If applied at the start of 2011, EFAMA has estimated that the annual total cost of the FTT would have reached EUR13bn (of which EUR7.3bn attributed to the FTT-zone and EUR5.7bn attributed to countries outside the FTT-zone).
Investors would have paid EUR4bn on the redemptions of UCITS shares/units, whereas EUR9bn would have been levied on the sales and purchases of securities by UCITS fund managers.
The actual effect of the tax is likely to be even more severe because the tax actually applies various times to each transaction (the so-called “cascading effect” that could give rise to multiple taxation of up to 10 times).

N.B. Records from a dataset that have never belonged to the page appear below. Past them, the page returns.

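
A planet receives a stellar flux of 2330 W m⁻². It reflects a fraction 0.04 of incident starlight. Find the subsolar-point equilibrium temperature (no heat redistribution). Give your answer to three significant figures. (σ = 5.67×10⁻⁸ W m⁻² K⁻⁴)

At the subsolar point the surface absorbs S(1−A) and emits σT⁴ per unit area — no factor of 4, since only the local patch is in balance.
T = [2330 × 0.96 / 5.67×10⁻⁸]^(1/4) = (3.94×10¹⁰)^(1/4) = 446 K.

T_ss ≈ 446 K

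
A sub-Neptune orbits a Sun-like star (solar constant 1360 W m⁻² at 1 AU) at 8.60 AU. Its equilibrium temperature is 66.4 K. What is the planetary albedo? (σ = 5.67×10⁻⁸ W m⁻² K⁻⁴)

Flux at 8.60 AU: S = 1360/8.60² = 18.4 W m⁻².
From T_eq⁴ = S(1−A)/(4σ): 1−A = 4σT_eq⁴/S.
1−A = 4 × 5.67×10⁻⁸ × (66.4)⁴ / 18.4 = 0.240.

A ≈ 0.76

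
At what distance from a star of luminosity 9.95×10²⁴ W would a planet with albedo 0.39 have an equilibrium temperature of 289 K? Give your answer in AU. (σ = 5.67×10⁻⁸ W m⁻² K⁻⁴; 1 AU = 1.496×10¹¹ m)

d ≈ 0.117 AU

From T_eq⁴ = L(1−A)/(16πσd²): d = √[L(1−A)/(16πσT_eq⁴)].
d = √[9.95×10²⁴ × 0.61 / (16π × 5.67×10⁻⁸ × (289)⁴)] = 1.75×10¹⁰ m = 0.117 AU.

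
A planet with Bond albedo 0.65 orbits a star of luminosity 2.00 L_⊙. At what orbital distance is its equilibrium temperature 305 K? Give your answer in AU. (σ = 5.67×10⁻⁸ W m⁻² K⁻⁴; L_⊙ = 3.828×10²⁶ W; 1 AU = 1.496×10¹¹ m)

L = 2.00 × 3.828×10²⁶ = 7.66×10²⁶ W.
From T_eq⁴ = L(1−A)/(16πσd²): d = √[L(1−A)/(16πσT_eq⁴)].
d = √[7.66×10²⁶ × 0.35 / (16π × 5.67×10⁻⁸ × (305)⁴)] = 1.04×10¹¹ m = 0.697 AU.

d ≈ 0.697 AU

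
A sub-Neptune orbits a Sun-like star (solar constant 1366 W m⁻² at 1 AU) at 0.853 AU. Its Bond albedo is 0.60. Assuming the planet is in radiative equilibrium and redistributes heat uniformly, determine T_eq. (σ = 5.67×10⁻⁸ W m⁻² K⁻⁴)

Flux at 0.853 AU: S = 1366/0.853² = 1880 W m⁻².
Energy balance: absorbed = emitted ⇒ πR²·S(1−A) = 4πR²·σT_eq⁴, so T_eq⁴ = S(1−A)/(4σ).
T_eq = [1880 × 0.40 / (4 × 5.67×10⁻⁸)]^(1/4) = (3.31×10⁹)^(1/4) = 240 K.

T_eq ≈ 240 K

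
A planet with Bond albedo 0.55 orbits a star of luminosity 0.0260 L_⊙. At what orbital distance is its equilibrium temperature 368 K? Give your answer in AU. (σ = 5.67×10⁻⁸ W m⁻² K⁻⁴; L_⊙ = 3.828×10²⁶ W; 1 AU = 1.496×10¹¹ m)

d ≈ 0.0619 AU

L = 0.0260 × 3.828×10²⁶ = 9.95×10²⁴ W.
From T_eq⁴ = L(1−A)/(16πσd²): d = √[L(1−A)/(16πσT_eq⁴)].
d = √[9.95×10²⁴ × 0.45 / (16π × 5.67×10⁻⁸ × (368)⁴)] = 9.26×10⁹ m = 0.0619 AU.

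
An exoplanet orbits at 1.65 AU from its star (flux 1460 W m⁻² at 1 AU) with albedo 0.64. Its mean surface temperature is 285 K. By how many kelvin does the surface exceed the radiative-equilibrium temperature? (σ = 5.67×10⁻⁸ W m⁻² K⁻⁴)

ΔT ≈ 114.2 K

S = 1460/1.65² = 536.3 W m⁻².
T_eq = [S(1−A)/(4σ)]^(1/4) = [536.3×0.36/(4×5.67×10⁻⁸)]^(1/4) = 170.8 K.
ΔT = T_surf − T_eq = 285 − 170.8.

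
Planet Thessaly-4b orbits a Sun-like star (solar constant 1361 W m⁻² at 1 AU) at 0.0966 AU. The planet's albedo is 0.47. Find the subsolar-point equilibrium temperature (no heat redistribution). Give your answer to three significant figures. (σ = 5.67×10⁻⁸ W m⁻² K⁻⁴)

T_ss ≈ 1080 K

Flux at 0.0966 AU: S = 1361/0.0966² = 1.46×10⁵ W m⁻².
At the subsolar point the surface absorbs S(1−A) and emits σT⁴ per unit area — no factor of 4, since only the local patch is in balance.
T = [1.46×10⁵ × 0.53 / 5.67×10⁻⁸]^(1/4) = (1.36×10¹²)^(1/4) = 1080 K.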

Peter de Proft (pictured), director general of EFAMA, says: “EFAMA is extremely concerned about the detrimental impact of the new FTT on investors in funds including retail investors and savers participating in pension plans and the European economy, especially those of member states within the FTT-zone.
“EFAMA strongly opposes an FTT which will result in fund investors paying the tax (at least) twice, and which will drastically reduce the attractiveness of saving through funds and pension plans. This result would be wholly unjustified in the light of the important social role investment funds play, and the global reputation that UCITS has acquired as a model of excellence in the long-term savings market.
“EFAMA is also concerned about the distortions to the single market damaging the competitiveness of the resident financial institutions leading to unjustified delocalisation out of the FTT zone.”